The supersonic Concorde had some unique features with its pressurization system. Normal oxygen masks do not help at 18,300 meters because time of useful consciousness is less than the amount of time to get it on and also because at that altitude 100% oxygen is not enough to prevent hypoxia. Concorde had automatic features for an emergency descent, and part of the reason for smaller windows was also to reduce the speed of decompression. The masks for pilots automatically turned 100% oxygen setting above 9,700 meters and above 12,200 meters the system actually added pressure to inspiration.
Decompression Experience in Orbital Flight
On June 25, 1997 a Russian Progress cargo spaceship collided with the Russian MIR Space Station. The ‘Spektr’ module was punctured and the space station start to decompress. Following the procedures the module was isolated (and never used again) and the station recompressed.

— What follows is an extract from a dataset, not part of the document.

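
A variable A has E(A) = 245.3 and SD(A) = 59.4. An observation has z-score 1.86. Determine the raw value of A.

A = 355.784

A = E(A) + z·SD(A) = 245.3 + 1.86·59.4 = 355.784.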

With 840 cubic meters of pressurized volume the International Space Station (ISS) is the largest volume (and mass) ever flown in space. Onboard ISS, detection and response to depressurization is executed by software. The safety of the crew during a decompression scenario is insured by the automatic software along with planned crew reactions. The astronauts are trained to assess the criticality of the decompression rate and If time allows, they would attempt to find and isolate the leak. All equipment and instruments inside the habitable module of ISS are designed to sustain decompression (and re-pressurization) loads without causing secondary failures that could harm the crew or damage the station.
As for MIR, the immediate response to rapid decompression is to isolate the affected module by closing the hatches. On the ISS the crew enjoys a short-sleeve environment. In space mission the use of pressure suit is reserved to launch and re-entry phases, the most challenging parts of the flight in terms of mechanical and thermal loads on the spaceships and also because of the tiny pressurized volume of transportation vehicles.
Historically, there have been two periods where a pressure suit was not used in orbital flights. In the Soviet space program, the Voskhod and the early Soyuz flights did not make use of pressure suits due to extreme weight and volume limitations. This was changed after three cosmonauts died on Soyuz 11 due to a valve malfunction that caused decompression of the capsule.
In the US Shuttle program, although having a larger pressurized volume (around 100 cubic meters), pressure suits were introduced after the Challenger Disaster, following the recommendation from the Challenger Accident Investigation Board and in conjunction with a new crew bailout scenario at 7,600 meters in case of emergency.
How Fast Will a Suborbital Spaceship Decompress?
As we have seen dangerous low level of oxygen and pressure can be almost instantly reached if the volume of a pressurized cabin is small and the delta pressure is high. The situation is extreme in near vacuum conditions. It should be noted that higher delta pressure also result in higher nominal leak rates that tend to exacerbate leak tightness deficiencies. The pressurized volume of suborbital vehicles currently under development are tiny, maximum 35 cubic meters.
It takes less than 50 seconds to reach hypoxia critical level due to a 1cm hole, and the pressure drop is essentially instantaneous for larger breaches. It is estimated that from the time a rocket motor of a suborbital winged vehicle ignites to the time the vehicle will be back gliding or descending lower than 3,000 meters, there will be about 20 minutes during which nothing can be done to abort the flight and descend to a safe altitude.
For all the above reasons, considering the experimental nature of suborbital spaceflight, the use of pressure suits should be made mandatory for crews and perhaps optional for passengers based on their informed decision.